По дальнейшим объяснениям Кара-Мурта выходило так, что теперь весь аул – и люди, и все добро – будет находиться в полном его распоряжении. И хотя с этого дня пошли бесконечные споры о том, что такое колхоз и как его организовать, женщины нашего аула, в том числе и моя мать, стали называть Кара-Мурта «председателем», а аул – «колхозом». Дети обычно повторяют слова матери, а те, у кого нет отца, – и подавно. Поэтому для меня Кара-Мурт стал таинственным «председателем», который может сделать все, что захочет, и в моих глазах он стал еще дороднее и выше ростом, а все остальные сошли на нет перед его грозным величием.

Теперь мне казалось, что его проницательный взгляд давно уже заметил мое постыдное бегство и что он мчится за мной в погоню на своем сером в яблоках орловце.

Я отчетливо представлял себе его распаленное гневом лицо. Редкие щетинистые усы его при этом обычно растопыривались, напоминая ноги раздраженного бурого тарантула, бесцветные глаза впивались в тебя ледяным взглядом и словно проглатывали живьем. Из-за ряда коричневых зубов, перемешанных с золотыми, вылетали тогда нелестные слова, относившиеся к твоему «низкопородному» рождению. Воспоминания об этом не предвещали мне никакого добра.

Еще раньше, в минуты праздных размышлений, я не раз пытался представить себе, что означает эта угроза: «На сорок ночей в сарай», и мысль неизменно переносила меня в кирпичный сарай самого Кара-Мурта, полный муки, баранины и всякого добра. Случалось, в момент слабости я почти желал попасть в этот сарай изобилия. Временами мне даже казалось, что в сарае председателя было бы уютнее и спокойнее, чем дома, в особенности если бы в этот сарай засадили меня не одного, а с подружкой.

Не без. некоторой стыдливости я должен признаться, что в те дни я любил семилетнюю пухленькую Акботу[2]2
  Акбота – имя, составленное из двух слов: «ак» – белый и «ботa» – верблюжонок.


[Закрыть]
. Она отвечала мне полной взаимностью: то ущипнет за щеку, то обоими кулачками толкнет в грудь, то покажет язык и тотчас скроется в юрту. Она улыбалась сердито, сердилась с улыбкой, и мне всерьез казалось, что в ней есть что-то от козленка. Я любил ее всей душой и торопился скорее достичь двадцатилетнего возраста, чтобы посвататься к ней. Для этого случая были намечены мной и сваты. Например, заведующий красным уголком, который был человеком весьма опытным в этих делах и поддерживал всякую аульную лирику, или завмаг райпотреба. Этот на свадьбах умел произносить самые пылкие речи: старик берет в жены молодую – он найдет в этом извечную тягу человечества к юной весне; женится молодой жигит на женщине в годах – он повернет все наоборот и начнет говорить о стремлении юности поскорее познать мудрость зрелости. Свадьба двух молодых людей рождала в его воображении сказки Шехерезады и вереницу рассказов о собственной молодости, словно он хранил юность в течение долгих веков и по меньшей мере раз семьдесят был влюблен. Все знали его рассказы, привыкли к ним и прощали их, как люди прощают друг другу маленькие слабости.

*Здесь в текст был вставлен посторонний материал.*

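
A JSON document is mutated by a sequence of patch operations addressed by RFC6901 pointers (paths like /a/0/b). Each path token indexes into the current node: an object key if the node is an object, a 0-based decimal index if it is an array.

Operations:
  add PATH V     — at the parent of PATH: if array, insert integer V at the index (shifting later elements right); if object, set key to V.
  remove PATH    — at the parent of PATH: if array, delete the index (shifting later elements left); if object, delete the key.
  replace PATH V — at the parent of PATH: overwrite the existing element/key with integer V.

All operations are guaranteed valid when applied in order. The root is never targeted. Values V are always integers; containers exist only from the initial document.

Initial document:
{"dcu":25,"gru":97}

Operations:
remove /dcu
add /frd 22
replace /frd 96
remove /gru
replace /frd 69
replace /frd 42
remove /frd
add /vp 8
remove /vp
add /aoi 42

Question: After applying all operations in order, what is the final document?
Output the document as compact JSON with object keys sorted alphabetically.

After op 1 (remove /dcu): {"gru":97}
After op 2 (add /frd 22): {"frd":22,"gru":97}
After op 3 (replace /frd 96): {"frd":96,"gru":97}
After op 4 (remove /gru): {"frd":96}
After op 5 (replace /frd 69): {"frd":69}
After op 6 (replace /frd 42): {"frd":42}
After op 7 (remove /frd): {}
After op 8 (add /vp 8): {"vp":8}
After op 9 (remove /vp): {}
After op 10 (add /aoi 42): {"aoi":42}

Answer: {"aoi":42}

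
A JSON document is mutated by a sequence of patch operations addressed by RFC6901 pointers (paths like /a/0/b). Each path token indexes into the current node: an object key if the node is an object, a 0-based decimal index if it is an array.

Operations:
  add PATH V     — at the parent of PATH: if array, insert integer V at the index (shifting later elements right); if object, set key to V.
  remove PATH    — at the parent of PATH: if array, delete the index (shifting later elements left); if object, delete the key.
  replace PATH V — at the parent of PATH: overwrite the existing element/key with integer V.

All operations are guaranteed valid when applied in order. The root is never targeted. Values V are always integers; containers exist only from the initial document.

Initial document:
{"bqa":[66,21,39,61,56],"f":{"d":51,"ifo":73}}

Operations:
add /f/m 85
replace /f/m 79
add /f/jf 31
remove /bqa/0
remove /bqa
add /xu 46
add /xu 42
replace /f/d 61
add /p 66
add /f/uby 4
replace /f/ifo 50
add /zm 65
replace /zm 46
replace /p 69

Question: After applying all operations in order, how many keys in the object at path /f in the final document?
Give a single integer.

Answer: 5

Derivation:
After op 1 (add /f/m 85): {"bqa":[66,21,39,61,56],"f":{"d":51,"ifo":73,"m":85}}
After op 2 (replace /f/m 79): {"bqa":[66,21,39,61,56],"f":{"d":51,"ifo":73,"m":79}}
After op 3 (add /f/jf 31): {"bqa":[66,21,39,61,56],"f":{"d":51,"ifo":73,"jf":31,"m":79}}
After op 4 (remove /bqa/0): {"bqa":[21,39,61,56],"f":{"d":51,"ifo":73,"jf":31,"m":79}}
After op 5 (remove /bqa): {"f":{"d":51,"ifo":73,"jf":31,"m":79}}
After op 6 (add /xu 46): {"f":{"d":51,"ifo":73,"jf":31,"m":79},"xu":46}
After op 7 (add /xu 42): {"f":{"d":51,"ifo":73,"jf":31,"m":79},"xu":42}
After op 8 (replace /f/d 61): {"f":{"d":61,"ifo":73,"jf":31,"m":79},"xu":42}
After op 9 (add /p 66): {"f":{"d":61,"ifo":73,"jf":31,"m":79},"p":66,"xu":42}
After op 10 (add /f/uby 4): {"f":{"d":61,"ifo":73,"jf":31,"m":79,"uby":4},"p":66,"xu":42}
After op 11 (replace /f/ifo 50): {"f":{"d":61,"ifo":50,"jf":31,"m":79,"uby":4},"p":66,"xu":42}
After op 12 (add /zm 65): {"f":{"d":61,"ifo":50,"jf":31,"m":79,"uby":4},"p":66,"xu":42,"zm":65}
After op 13 (replace /zm 46): {"f":{"d":61,"ifo":50,"jf":31,"m":79,"uby":4},"p":66,"xu":42,"zm":46}
After op 14 (replace /p 69): {"f":{"d":61,"ifo":50,"jf":31,"m":79,"uby":4},"p":69,"xu":42,"zm":46}
Size at path /f: 5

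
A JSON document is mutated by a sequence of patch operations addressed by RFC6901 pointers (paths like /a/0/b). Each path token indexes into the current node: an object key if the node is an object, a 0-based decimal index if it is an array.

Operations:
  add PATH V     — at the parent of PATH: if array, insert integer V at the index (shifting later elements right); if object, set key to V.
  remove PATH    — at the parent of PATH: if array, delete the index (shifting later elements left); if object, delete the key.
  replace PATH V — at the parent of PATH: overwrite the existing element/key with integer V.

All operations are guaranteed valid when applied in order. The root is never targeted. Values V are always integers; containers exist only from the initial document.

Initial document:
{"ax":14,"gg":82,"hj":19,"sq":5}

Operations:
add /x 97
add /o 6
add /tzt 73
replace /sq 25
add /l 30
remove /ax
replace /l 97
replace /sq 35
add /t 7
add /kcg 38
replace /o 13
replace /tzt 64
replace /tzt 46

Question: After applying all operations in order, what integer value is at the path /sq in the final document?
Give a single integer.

Answer: 35

Derivation:
After op 1 (add /x 97): {"ax":14,"gg":82,"hj":19,"sq":5,"x":97}
After op 2 (add /o 6): {"ax":14,"gg":82,"hj":19,"o":6,"sq":5,"x":97}
After op 3 (add /tzt 73): {"ax":14,"gg":82,"hj":19,"o":6,"sq":5,"tzt":73,"x":97}
After op 4 (replace /sq 25): {"ax":14,"gg":82,"hj":19,"o":6,"sq":25,"tzt":73,"x":97}
After op 5 (add /l 30): {"ax":14,"gg":82,"hj":19,"l":30,"o":6,"sq":25,"tzt":73,"x":97}
After op 6 (remove /ax): {"gg":82,"hj":19,"l":30,"o":6,"sq":25,"tzt":73,"x":97}
After op 7 (replace /l 97): {"gg":82,"hj":19,"l":97,"o":6,"sq":25,"tzt":73,"x":97}
After op 8 (replace /sq 35): {"gg":82,"hj":19,"l":97,"o":6,"sq":35,"tzt":73,"x":97}
After op 9 (add /t 7): {"gg":82,"hj":19,"l":97,"o":6,"sq":35,"t":7,"tzt":73,"x":97}
After op 10 (add /kcg 38): {"gg":82,"hj":19,"kcg":38,"l":97,"o":6,"sq":35,"t":7,"tzt":73,"x":97}
After op 11 (replace /o 13): {"gg":82,"hj":19,"kcg":38,"l":97,"o":13,"sq":35,"t":7,"tzt":73,"x":97}
After op 12 (replace /tzt 64): {"gg":82,"hj":19,"kcg":38,"l":97,"o":13,"sq":35,"t":7,"tzt":64,"x":97}
After op 13 (replace /tzt 46): {"gg":82,"hj":19,"kcg":38,"l":97,"o":13,"sq":35,"t":7,"tzt":46,"x":97}
Value at /sq: 35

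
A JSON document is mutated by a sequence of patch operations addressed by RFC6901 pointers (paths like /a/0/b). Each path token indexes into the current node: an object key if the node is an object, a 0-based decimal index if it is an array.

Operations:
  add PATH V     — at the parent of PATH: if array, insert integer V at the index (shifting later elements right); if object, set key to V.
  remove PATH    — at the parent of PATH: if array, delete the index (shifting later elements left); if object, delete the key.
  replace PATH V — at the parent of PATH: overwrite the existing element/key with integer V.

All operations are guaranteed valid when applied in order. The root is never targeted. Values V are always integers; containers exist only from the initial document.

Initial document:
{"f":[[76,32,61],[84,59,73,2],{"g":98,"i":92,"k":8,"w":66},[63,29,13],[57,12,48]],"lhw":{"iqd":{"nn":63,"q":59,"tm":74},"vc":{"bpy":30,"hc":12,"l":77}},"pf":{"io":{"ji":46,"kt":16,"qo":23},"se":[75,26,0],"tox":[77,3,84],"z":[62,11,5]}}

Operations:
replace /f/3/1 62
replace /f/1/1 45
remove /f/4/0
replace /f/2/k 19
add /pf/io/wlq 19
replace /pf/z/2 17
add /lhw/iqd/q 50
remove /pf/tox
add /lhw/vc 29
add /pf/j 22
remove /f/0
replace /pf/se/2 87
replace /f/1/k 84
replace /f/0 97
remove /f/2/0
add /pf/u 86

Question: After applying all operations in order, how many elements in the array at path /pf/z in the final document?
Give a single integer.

Answer: 3

Derivation:
After op 1 (replace /f/3/1 62): {"f":[[76,32,61],[84,59,73,2],{"g":98,"i":92,"k":8,"w":66},[63,62,13],[57,12,48]],"lhw":{"iqd":{"nn":63,"q":59,"tm":74},"vc":{"bpy":30,"hc":12,"l":77}},"pf":{"io":{"ji":46,"kt":16,"qo":23},"se":[75,26,0],"tox":[77,3,84],"z":[62,11,5]}}
After op 2 (replace /f/1/1 45): {"f":[[76,32,61],[84,45,73,2],{"g":98,"i":92,"k":8,"w":66},[63,62,13],[57,12,48]],"lhw":{"iqd":{"nn":63,"q":59,"tm":74},"vc":{"bpy":30,"hc":12,"l":77}},"pf":{"io":{"ji":46,"kt":16,"qo":23},"se":[75,26,0],"tox":[77,3,84],"z":[62,11,5]}}
After op 3 (remove /f/4/0): {"f":[[76,32,61],[84,45,73,2],{"g":98,"i":92,"k":8,"w":66},[63,62,13],[12,48]],"lhw":{"iqd":{"nn":63,"q":59,"tm":74},"vc":{"bpy":30,"hc":12,"l":77}},"pf":{"io":{"ji":46,"kt":16,"qo":23},"se":[75,26,0],"tox":[77,3,84],"z":[62,11,5]}}
After op 4 (replace /f/2/k 19): {"f":[[76,32,61],[84,45,73,2],{"g":98,"i":92,"k":19,"w":66},[63,62,13],[12,48]],"lhw":{"iqd":{"nn":63,"q":59,"tm":74},"vc":{"bpy":30,"hc":12,"l":77}},"pf":{"io":{"ji":46,"kt":16,"qo":23},"se":[75,26,0],"tox":[77,3,84],"z":[62,11,5]}}
After op 5 (add /pf/io/wlq 19): {"f":[[76,32,61],[84,45,73,2],{"g":98,"i":92,"k":19,"w":66},[63,62,13],[12,48]],"lhw":{"iqd":{"nn":63,"q":59,"tm":74},"vc":{"bpy":30,"hc":12,"l":77}},"pf":{"io":{"ji":46,"kt":16,"qo":23,"wlq":19},"se":[75,26,0],"tox":[77,3,84],"z":[62,11,5]}}
After op 6 (replace /pf/z/2 17): {"f":[[76,32,61],[84,45,73,2],{"g":98,"i":92,"k":19,"w":66},[63,62,13],[12,48]],"lhw":{"iqd":{"nn":63,"q":59,"tm":74},"vc":{"bpy":30,"hc":12,"l":77}},"pf":{"io":{"ji":46,"kt":16,"qo":23,"wlq":19},"se":[75,26,0],"tox":[77,3,84],"z":[62,11,17]}}
After op 7 (add /lhw/iqd/q 50): {"f":[[76,32,61],[84,45,73,2],{"g":98,"i":92,"k":19,"w":66},[63,62,13],[12,48]],"lhw":{"iqd":{"nn":63,"q":50,"tm":74},"vc":{"bpy":30,"hc":12,"l":77}},"pf":{"io":{"ji":46,"kt":16,"qo":23,"wlq":19},"se":[75,26,0],"tox":[77,3,84],"z":[62,11,17]}}
After op 8 (remove /pf/tox): {"f":[[76,32,61],[84,45,73,2],{"g":98,"i":92,"k":19,"w":66},[63,62,13],[12,48]],"lhw":{"iqd":{"nn":63,"q":50,"tm":74},"vc":{"bpy":30,"hc":12,"l":77}},"pf":{"io":{"ji":46,"kt":16,"qo":23,"wlq":19},"se":[75,26,0],"z":[62,11,17]}}
After op 9 (add /lhw/vc 29): {"f":[[76,32,61],[84,45,73,2],{"g":98,"i":92,"k":19,"w":66},[63,62,13],[12,48]],"lhw":{"iqd":{"nn":63,"q":50,"tm":74},"vc":29},"pf":{"io":{"ji":46,"kt":16,"qo":23,"wlq":19},"se":[75,26,0],"z":[62,11,17]}}
After op 10 (add /pf/j 22): {"f":[[76,32,61],[84,45,73,2],{"g":98,"i":92,"k":19,"w":66},[63,62,13],[12,48]],"lhw":{"iqd":{"nn":63,"q":50,"tm":74},"vc":29},"pf":{"io":{"ji":46,"kt":16,"qo":23,"wlq":19},"j":22,"se":[75,26,0],"z":[62,11,17]}}
After op 11 (remove /f/0): {"f":[[84,45,73,2],{"g":98,"i":92,"k":19,"w":66},[63,62,13],[12,48]],"lhw":{"iqd":{"nn":63,"q":50,"tm":74},"vc":29},"pf":{"io":{"ji":46,"kt":16,"qo":23,"wlq":19},"j":22,"se":[75,26,0],"z":[62,11,17]}}
After op 12 (replace /pf/se/2 87): {"f":[[84,45,73,2],{"g":98,"i":92,"k":19,"w":66},[63,62,13],[12,48]],"lhw":{"iqd":{"nn":63,"q":50,"tm":74},"vc":29},"pf":{"io":{"ji":46,"kt":16,"qo":23,"wlq":19},"j":22,"se":[75,26,87],"z":[62,11,17]}}
After op 13 (replace /f/1/k 84): {"f":[[84,45,73,2],{"g":98,"i":92,"k":84,"w":66},[63,62,13],[12,48]],"lhw":{"iqd":{"nn":63,"q":50,"tm":74},"vc":29},"pf":{"io":{"ji":46,"kt":16,"qo":23,"wlq":19},"j":22,"se":[75,26,87],"z":[62,11,17]}}
After op 14 (replace /f/0 97): {"f":[97,{"g":98,"i":92,"k":84,"w":66},[63,62,13],[12,48]],"lhw":{"iqd":{"nn":63,"q":50,"tm":74},"vc":29},"pf":{"io":{"ji":46,"kt":16,"qo":23,"wlq":19},"j":22,"se":[75,26,87],"z":[62,11,17]}}
After op 15 (remove /f/2/0): {"f":[97,{"g":98,"i":92,"k":84,"w":66},[62,13],[12,48]],"lhw":{"iqd":{"nn":63,"q":50,"tm":74},"vc":29},"pf":{"io":{"ji":46,"kt":16,"qo":23,"wlq":19},"j":22,"se":[75,26,87],"z":[62,11,17]}}
After op 16 (add /pf/u 86): {"f":[97,{"g":98,"i":92,"k":84,"w":66},[62,13],[12,48]],"lhw":{"iqd":{"nn":63,"q":50,"tm":74},"vc":29},"pf":{"io":{"ji":46,"kt":16,"qo":23,"wlq":19},"j":22,"se":[75,26,87],"u":86,"z":[62,11,17]}}
Size at path /pf/z: 3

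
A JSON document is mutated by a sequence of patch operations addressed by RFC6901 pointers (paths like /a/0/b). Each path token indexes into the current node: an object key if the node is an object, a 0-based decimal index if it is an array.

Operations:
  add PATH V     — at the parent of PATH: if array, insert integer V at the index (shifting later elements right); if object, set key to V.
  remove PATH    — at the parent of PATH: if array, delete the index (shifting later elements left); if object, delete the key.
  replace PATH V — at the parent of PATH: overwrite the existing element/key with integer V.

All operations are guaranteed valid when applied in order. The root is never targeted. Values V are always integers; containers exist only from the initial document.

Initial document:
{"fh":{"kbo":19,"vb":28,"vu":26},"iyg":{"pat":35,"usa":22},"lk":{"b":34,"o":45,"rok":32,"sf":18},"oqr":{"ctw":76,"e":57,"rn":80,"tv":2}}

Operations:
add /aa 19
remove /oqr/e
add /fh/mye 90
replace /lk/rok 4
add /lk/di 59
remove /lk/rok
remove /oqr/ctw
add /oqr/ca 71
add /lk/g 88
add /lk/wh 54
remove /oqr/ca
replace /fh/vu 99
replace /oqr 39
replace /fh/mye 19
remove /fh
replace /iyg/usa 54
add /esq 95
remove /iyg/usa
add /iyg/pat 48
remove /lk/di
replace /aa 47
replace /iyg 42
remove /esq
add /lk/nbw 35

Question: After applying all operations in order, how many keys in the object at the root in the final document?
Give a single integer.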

Словом, сваты у меня были твердо намечены, и я питал невольное уважение не только к ним самим, но и к их коровам, которых мне приходилось пасти. Самое главное теперь заключалось в том, чтобы поскорее добраться до необходимого возраста. Не раз я мечтал, что как-нибудь утром проснусь сразу двадцатилетним жигитом. Но иногда фантазии подобного рода совершали головокружительные повороты: а вдруг Акбота раньше меня достигнет своего двадцатилетия и выйдет замуж за кого-нибудь из «активистов»? Девочке это проще. Правда, я старше ее на три года и даже, как старший, дважды в жизни поколотил ее. Потом мы с ней вместе ревели. Но она, будущая моя жена, всегда казалась мне хитрее меня.

В те времена мы еще не знали закона, по которому восемнадцать лет являются гражданским совершеннолетием и юноша включается в списки молодых избирателей – становится жигитом. Неписаный казахский закон возглашал: «Ты жигит, когда исполнится двадцать лет с той поры, как ты издал свой первый крик на земле…» И вот, чтобы добраться до этого рубежа ранее Акботы, я пустился бегом в странствия по просторам жизни.

Нет, я, конечно, шучу. Причина тут крылась в другом.

Я почти не помню подробностей своего детства. Оно пролетело, как брошенный мяч, стукнулось о стену, отскочило, подпрыгнуло на месте и замерло. И вот мне уже десять лет. Я стою перед стадом коров, расползающихся по берегу реки, как гусеницы по дереву. На песке лежит моя собственная утренняя тень, длинная, удивительно отчетливая, и, как я сам, удивленно глядит на первое мое столкновение с жизнью. На ней тот же вислоухий малахай, тот же отцовский чапан, что и на мне, и в руках моя пастушья палка, полученная от старшего брата, который ушел на строительство в Гурьев. Рассмотрев свою тень, я показался себе в отцовском чапане вполне солидным человеком и с гордостью зашагал к реке, опираясь на длинную палку. Но Кара-Мурт подъехал ко мне и ясно высказал мысль: «На сорок ночей в сарай». Это вдруг подкосило всю мою гордость, и я заплакал, а тень моя, словно передразнивая, тоже стала тереть глаза.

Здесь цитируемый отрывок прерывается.